Türkiye'nin enerji ithalatı faturasının yıl bazında daha fazla azalması beklenirken, fiyatlardaki düşüş neticesinde Türkiye'nin kısa vadede avantaj sağlamasının yanında uzun vadede bu durum genel ekonomik yapı açısından risk oluşturuyor.
Bu açıdan, Türkiye'nin enerjide dış kaynak bağımlılığını azaltıp kendi kendine yeterli olma yolundaki adımlarını hızlandırarak sürdürmesi önem taşıyor. Fosil kaynakların arama ve sondajına yönelik faaliyetler ve yenilenebilir enerji yatırımlarının artırılması, Türkiye'nin enerji kaynaklarına erişimini etkileyerek muhtemel bir başka krizden büyük zarar görmesini engellemek adına kritik önemde bulunuyor.

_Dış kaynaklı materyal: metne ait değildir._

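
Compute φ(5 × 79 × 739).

230256

φ(5) = 5 − 1 = 4.
φ(79) = 79 − 1 = 78.
φ(739) = 739 − 1 = 738.
Since φ is multiplicative, φ(291905) = 4 · 78 · 738 = 230256.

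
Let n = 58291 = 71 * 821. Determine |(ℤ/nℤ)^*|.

φ(58291) = 58291 · (1 − 1/71) · (1 − 1/821)
       = 58291 · 57400/58291 = 57400.

57400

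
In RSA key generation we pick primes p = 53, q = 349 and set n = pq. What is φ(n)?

φ(53) = 53 − 1 = 52.
φ(349) = 349 − 1 = 348.
Multiply: 52 · 348 = 18096.

18096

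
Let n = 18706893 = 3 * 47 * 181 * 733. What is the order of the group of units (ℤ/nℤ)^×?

φ(18706893) = 18706893 · (1 − 1/3) · (1 − 1/47) · (1 − 1/181) · (1 − 1/733)
       = 18706893 · 12121920/18706893 = 12121920.

12121920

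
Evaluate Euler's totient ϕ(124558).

Factor 124558: 124558 = 2 * 7^2 * 31 * 41.
φ(2) = 2 − 1 = 1.
φ(7^2) = 7^1·(7−1) = 7·6 = 42.
φ(31) = 31 − 1 = 30.
φ(41) = 41 − 1 = 40.
φ(124558) = 1 × 42 × 30 × 40 = 50400.

50400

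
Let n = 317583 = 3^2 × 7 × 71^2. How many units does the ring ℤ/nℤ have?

178920

φ(317583) = 317583 · (1 − 1/3) · (1 − 1/7) · (1 − 1/71)
       = 317583 · 840/1491 = 178920.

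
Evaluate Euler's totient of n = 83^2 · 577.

φ(3974953) = 3974953 · (1 − 1/83) · (1 − 1/577)
       = 3974953 · 47232/47891 = 3920256.

3920256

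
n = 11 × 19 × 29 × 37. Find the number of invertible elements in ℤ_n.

181440

φ(11) = 11 − 1 = 10.
φ(19) = 19 − 1 = 18.
φ(29) = 29 − 1 = 28.
φ(37) = 37 − 1 = 36.
φ(224257) = 10 × 18 × 28 × 36 = 181440.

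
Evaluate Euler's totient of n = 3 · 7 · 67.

792

φ(1407) = 1407 · (1 − 1/3) · (1 − 1/7) · (1 − 1/67)
       = 1407 · 792/1407 = 792.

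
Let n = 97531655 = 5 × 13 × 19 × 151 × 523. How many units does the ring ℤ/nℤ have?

φ(5) = 5 − 1 = 4.
φ(13) = 13 − 1 = 12.
φ(19) = 19 − 1 = 18.
φ(151) = 151 − 1 = 150.
φ(523) = 523 − 1 = 522.
φ(97531655) = 4 × 12 × 18 × 150 × 522 = 67651200.

67651200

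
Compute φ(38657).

Factor 38657: 38657 = 29 · 31 · 43.
φ(29) = 29 − 1 = 28.
φ(31) = 31 − 1 = 30.
φ(43) = 43 − 1 = 42.
φ(38657) = 28 × 30 × 42 = 35280.

35280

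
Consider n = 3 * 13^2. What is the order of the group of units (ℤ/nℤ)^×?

φ(507) = 507 · (1 − 1/3) · (1 − 1/13)
       = 507 · 24/39 = 312.

312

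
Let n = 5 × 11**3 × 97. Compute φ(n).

464640

φ(645535) = 645535 · (1 − 1/5) · (1 − 1/11) · (1 − 1/97)
       = 645535 · 3840/5335 = 464640.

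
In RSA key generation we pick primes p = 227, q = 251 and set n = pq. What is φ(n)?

56500

φ(pq) = (p−1)(q−1) = 226 · 250 = 56500.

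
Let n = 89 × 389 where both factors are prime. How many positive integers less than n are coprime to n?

34144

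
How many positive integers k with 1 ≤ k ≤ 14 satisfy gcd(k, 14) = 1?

Prime factorization: 14 = 2 * 7.
φ(2) = 2 − 1 = 1.
φ(7) = 7 − 1 = 6.
φ(14) = 1 × 6 = 6.

6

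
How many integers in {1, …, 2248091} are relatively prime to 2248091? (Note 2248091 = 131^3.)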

Türkiye, hali hazırda Doğu Akdeniz başta olmak üzere hidrokarbon arama ve sondaj çalışmalarına devam ediyor.
Ayrıca petrol ve doğal gaz depolama kapasitesinin artırılması da bu konuda atılması gereken adımlar olarak öne çıkıyor.
Yenilenebilirde tedarik zinciri olumsuz etkileniyor
Salgın döneminde Türkiye'nin kendi kendine yeterli olmasına katkı sağlayan yenilenebilir enerji kaynaklarından elektrik üretiminde artışlar da yaşanırken, yenilenebilir enerjide tedarik zincirinde aksamalar görülüyor.
Yenilenebilir enerji ekipman üretiminin özellikle Çin ve Avrupa'da yoğunlaşması, Türkiye'de devam eden projelerin yavaşlamasına ve hatta durmasına yol açıyor.
Bu süreçte 31 Aralık 2020 itibarıyla süresi olan Yenilenebilir Enerji Kaynaklarını Destekleme Mekanizması'nın (YEKDEM) süresinin makul bir süreyle uzatılması yerinde bir karar olarak değerlendirilirken, küresel ekonomik istikrarsızlıktan dolayı doların Türk lirası karşısında aşırı değer kazanması nedeniyle yenilenebilir enerji projelerinin finansmanında sıkıntılar yaşanma ihtimali bulunuyor.
Öte yandan, salgının olumsuz sonuçları karşısında bu yıl için tahmin edilen YEKDEM maliyetleri dolar kurundaki artışın da etkisiyle neredeyse iki kat yükselirken, yaz döneminden sonra elektrik fiyatlarında artış yaşanması olası görünüyor.